During the 1950’s and 1960’s the ‘space race’ and similar efforts to be technologically first internationally, caused engineering programs to center on creating graduates who were targeted at making new discoveries for the benefit of mankind and the progress of technology. As a consequence, the engineering programs became more and more conceptually (theoretically) based, or a shift toward engineering science. That is, they relied primarily on a mathematical basis to teach and to learn. After all, if the graduate is expecting to discover that which does not exist, he or she cannot very well work with it as a part of their education. The conceptual basis as the learning methodology continues today.
Only a portion of the engineering positions need conceptually based engineers. As industry continues to progress, more and more engineers are needed with hands-on abilities to create electronic products and industrial control systems based on electronic systems. This type of engineer is often referred to as an “engineer practitioner.”
The College of Technology (CoT) was established in 1964 to fulfill this need by providing engineering practitioners. One of the founding precepts of the CoT is that students learn to put concepts into practice. And so the College of Technology and the EET program were born.
Students in the EET program learn engineering principles on an experiential basis. The courses are lecture/laboratory based with each course including a laboratory component.

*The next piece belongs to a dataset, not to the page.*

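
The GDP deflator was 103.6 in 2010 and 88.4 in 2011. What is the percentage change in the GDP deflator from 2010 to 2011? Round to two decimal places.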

The application-based, hands-on approach in the laboratory component is what separates the Purdue EET program from a Purdue engineering program.
The learning scenario in EET is as follows:
1. Students attend class lectures that are applications oriented. That is the students learn the engineering principles from the perspective of studying the applications of the principles.
2. Students then attend a laboratory in which they apply the principles to electronic circuits through both simulation studies (as in the work place setting) and through hands-on experience with the electronic devices and systems.
3. As their education progresses, students synthesize the knowledge and principles into working electronic systems that are very similar to those they will create during their careers.
The overall result of this approach is that the graduates are uniquely positioned to be beneficial to a wide range of employers. And, best of all, they are ready to be productive when they ‘walk in the door’.
In summary, EET graduates learn in an applications-based, hands-on approach that allows them to build the knowledge and skills that are needed by employers and, hence, are in high demand upon graduation.